Yesh Atid leader Yair Lapid said today that he is certain that the Submarine Affair will reach Netanyahu, even though sources close to the Prime Minister continue to emphasize that he is not a person of interest in the case. Still, Lapid said: “I know what has not been publicized yet. There is no scenario, no situation, in which Netanyahu is not summoned to be investigated in the Submarine Affair. This is not about takeout.” This latter comment is a reference to Sarah Netanyahu’s indictment for overusing state funds to order food. “This is national security. It is the Holiest of Holies.” Labor leader Avi Gabbay took issue with the fact that the Ministerial Committee for Legislation approved a bill that could soften the blow of the investigations on the same day that Shimron and the other Netanyahu ally were arrested. “My grandmother would have said about that ‘chashuma.’ In Moroccan, that means ‘shame.’ There are some things that should not be done on the same day!”

Gabbay’s reverse psychology: Gabbay had a good reason to smile last weekend, as several consistent poll figures reflected that he is maintaining his high momentum, but two other significant players did their best to wipe off the smile. In what appears to be a coordinated move, Kulanu’s Moshe Kahlon and Yisrael Beiteinu’s Avigdor Liberman both announced over the weekend that they will not join a government headed by the Labor Party and Gabbay. “Gabbay is irrelevant, Yisrael Beiteinu and Kulanu will never sit in Avi Gabbay’s coalition,” Liberman said in an interview on “Meet the Press.” An hour later, in another interview, Kahlon declared “there is no way that we will all join the leftist Labor government.”

Liberman and Kahlon both have a poor relationship with Gabbay.
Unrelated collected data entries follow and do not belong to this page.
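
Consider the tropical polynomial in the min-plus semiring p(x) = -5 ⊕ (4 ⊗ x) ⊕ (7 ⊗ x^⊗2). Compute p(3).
p(3) = -5

A tropical monomial a ⊗ x^⊗i evaluates to a + i · x. Evaluating each term at x = 3:
  Term 0 contributes -5 + 0 · 3 = -5
  Term 1 contributes 4 + 1 · 3 = 7
  Term 2 contributes 7 + 2 · 3 = 13
p(3) = ⊕ of these = min[-5, 7, 13] = -5.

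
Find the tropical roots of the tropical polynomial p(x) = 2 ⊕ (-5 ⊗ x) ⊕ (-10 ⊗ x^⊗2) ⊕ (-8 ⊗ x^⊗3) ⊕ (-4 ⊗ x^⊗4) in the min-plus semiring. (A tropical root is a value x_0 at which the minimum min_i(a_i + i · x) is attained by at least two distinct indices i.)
Roots: {-4, -2, 5, 7}

Each tropical root is a break point of the lower envelope of the lines y = a_i + i · x (there are 5 lines, with slopes 0, 1, ..., 4). Only the lines that attain the minimum somewhere contribute to roots; other lines are dominated. Here the surviving (envelope) indices are i = 4, i = 3, i = 2, i = 1, i = 0.
Intersections between consecutive envelope lines give the roots: for adjacent envelope indices i < j the intersection is x = (a_i − a_j) / (j − i). Reading off the sorted break points: {-4, -2, 5, 7}.
Verification: at each break x_0, at least two indices attain the minimum of min_i(a_i + i · x_0).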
Kahlon makes no attempt to disguise his disdain and anger towards Gabbay, who was actually one of the founders of his party and his number 2 until his resignation last year. Liberman, for his part, holds a grudge against Gabbay and the vocal protest he waged against his appointment as Defense Minister. Moreover, both Liberman and Kahlon have good relations with Yair Lapid, Gabbay’s main contender for leading the center-left bloc in the next election. Kahlon and Lapid are also rumored to be considering future cooperation and creating a center party bloc, and recently met last week for a long conversation. Gabbay brushed off the statements as a kind of reverse psychology, in a Labor faction meeting today: “They see what we see, and it is not just the polls. They are afraid. They hear people who used to vote for them saying they will vote for me. We are the only alternative.”

The mutual declarations are aimed at casting a doubt over Gabbay’s ability to form a coalition after the next elections but should also be taken with some typical campaign promise styled skepticism, and at the moment elections are nowhere in sight. Gabbay said that “When we get to the elections and we will get 30 seats, everyone will come to our coalition. The fact that everyone is dealing with what will happen in my government is good.” He refrained from attacking Kahlon, but declared that Liberman is the last person he wants in his coalition, and sarcastically remarked that “we have to wait 48 hours and see if his statement has any validity.”